香草

Open App

「ふとした瞬間」

高校の帰り道、小屋のようなプレハブで出来立てアツアツのコロッケを売っている店があった。
ずっとニコニコと赤ら顔で少しだけ酒の匂いがする爺さんが売っている店だ。
ちょうど手のひらに収まるほどの小さなコロッケだったが、学校から帰る腹ペコの学生にとってはちょうどいいオアシスで、サッカー部だった僕も夕飯までの時間をそこで潰すのが習慣となっていた。
まさに今揚げたてかのように、平袋にじわっと油が染み出していて、サクッといい音を立てると中からホクホクのジャガイモが現れる。
夕焼けに照らされながら友人と食べたそれはまさに青春の味だった。

帰宅した午後10時。スーツ姿のまま、冷凍庫を開けて冷凍うどんの袋を破る。湯を沸かしている間にスウェットに着替えて風呂に湯を入れる。
無駄が削ぎ落とされた効率的でスムーズな動き。
ただでさえ少ない家での滞在時間で効率的に自由時間を生み出そうとした結果の動き。
仕事よりもずっとテキパキと動けているかもしれない。
鍋の湯はふつふつと泡が浮いてきている。
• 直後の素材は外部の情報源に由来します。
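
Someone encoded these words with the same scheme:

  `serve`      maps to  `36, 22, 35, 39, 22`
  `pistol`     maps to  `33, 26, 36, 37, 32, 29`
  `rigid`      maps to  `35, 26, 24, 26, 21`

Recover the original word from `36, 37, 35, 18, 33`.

s is letter #19 and maps to 36: an offset of 17. Letters become their 1-based position plus 17 (so a→18, b→19, …).
Decoding 36, 37, 35, 18, 33: 36→(36−17)÷1=19=s, 37→(37−17)÷1=20=t, 35→(35−17)÷1=18=r, 18→(18−17)÷1=1=a, 33→(33−17)÷1=16=p.

strap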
うどんをそっと入れるとぐぅ、とお腹が鳴った。
そういえば、今日は昼ごはんを食べ損ねた。
とんでもないクレーマー客が昼休憩のつい30分前にやってきてその対応をせざるを得なかった。
今思い出しても、あのジジイにふつふつと怒りがわいてくる。
「ちょっとだけ、贅沢するか」
倹約、節約を家訓に掲げている我が家において、うどん以外の惣菜を用意することは滅多にない。
俺はまた冷蔵庫を開けた。

「あー、これ忘れてたな」
見つけたのは冷凍のコロッケ。1週間前の安売りで買って冷凍庫に放置していた。
電子レンジで600W3分。500W4分。1分の長さよりもなんとなくたった100Wの電気代が惜しくて500Wに設定する。
うどんがちょうど茹で上がるのと同時にレンジが鳴った。
冷凍うどんと冷凍コロッケ。少しだけ贅沢な食卓。
そういえば高校の時、家での夕飯がコロッケだった時は絶望したな。ふとそんなことを思い出した。
プレハブのコロッケ屋。今度地元帰った時に寄ろうかな。そんなことを思いながらうどんをすする。
そしてコロッケを一口。
夕焼け。プレハブの小屋。
コロッケの味と共に走馬灯のように駆け巡るコロッケ屋の景色。
「あの爺さん、冷凍コロッケ出してたのか…」
赤ら顔の爺さんが思い出の中でピースした。